Fiscalité des dividendes : la hache de guerre est déterrée entre le patronat et le gouvernement

Par Fabien Piliu  |   |  686  mots
L'Assemblée nationale a voté un amendement du groupe socialistes qui prévoit de soumettre les dividendes versés par les sociétés anonymes (SA) et les sociétés par actions simplifiées (SAS) au paiement de cotisations sociales.
L'Assemblée nationale a voté un amendement du groupe socialiste qui prévoit de soumettre les dividendes versés par les sociétés anonymes (SA) et les sociétés par actions simplifiées (SAS) au paiement de cotisations sociales. Le patronat est furieux.

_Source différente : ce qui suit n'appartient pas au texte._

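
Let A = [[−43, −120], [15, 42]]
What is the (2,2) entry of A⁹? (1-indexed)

162072

tr A = −1 and det A = −6, so the characteristic polynomial is λ² − (−1)λ + (−6) with roots 2 and −3.
Eigenvectors give P = [[8, −3], [−3, 1]] with P⁻¹ = [[−1, −3], [−3, −8]], and A = P·diag(2, −3)·P⁻¹.
Then A⁹ = P·diag(512, −19683)·P⁻¹ = [[4096, 59049], [−1536, −19683]] · [[−1, −3], [−3, −8]] = [[−181243, −484680], [60585, 162072]].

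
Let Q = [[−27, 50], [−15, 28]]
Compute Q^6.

tr Q = 1 and det Q = −6, so the characteristic polynomial is λ² − (1)λ + (−6) with roots −2 and 3.
Eigenvectors give P = [[−2, 5], [−1, 3]] with P⁻¹ = [[−3, 5], [−1, 2]], and Q = P·diag(−2, 3)·P⁻¹.
Then Q^6 = P·diag(64, 729)·P⁻¹ = [[−128, 3645], [−64, 2187]] · [[−3, 5], [−1, 2]] = [[−3261, 6650], [−1995, 4054]].

[[−3261, 6650], [−1995, 4054]]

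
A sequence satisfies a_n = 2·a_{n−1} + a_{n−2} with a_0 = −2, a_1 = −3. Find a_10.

−9104

With companion matrix A = [[2, 1], [1, 0]], [a_n, a_{n−1}]ᵀ = A·[a_{n−1}, a_{n−2}]ᵀ, so [a_10, a_9]ᵀ = A^9·[a_1, a_0]ᵀ.
A^9 = [[2378, 985], [985, 408]], giving [a_10, a_9]ᵀ = [[−9104], [−3771]].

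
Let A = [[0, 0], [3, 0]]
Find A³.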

La lune de miel entre le gouvernement et les entreprises semble avoir fait long feu. Voté mardi, un amendement du groupe PS passé inaperçu dans le cadre du projet de loi de financement de la Sécurité sociale (PLFSS) 2015 prévoit de soumettre les dividendes versés par les sociétés anonymes (SA) et les sociétés par actions simplifiées (SAS) au paiement de cotisations sociales. Le texte sera bientôt en discussion au Sénat.

Le patronat est furieux

En attendant, le patronat s'organise. La CGPME a appelé mercredi les sénateurs à revenir sur cet amendement. "Sur la méthode, c'est un scandale car il n'y a eu aucune concertation ", estime Geoffroy Roux de Bézieux, le vice-président délégué du Medef en charge de la fiscalité.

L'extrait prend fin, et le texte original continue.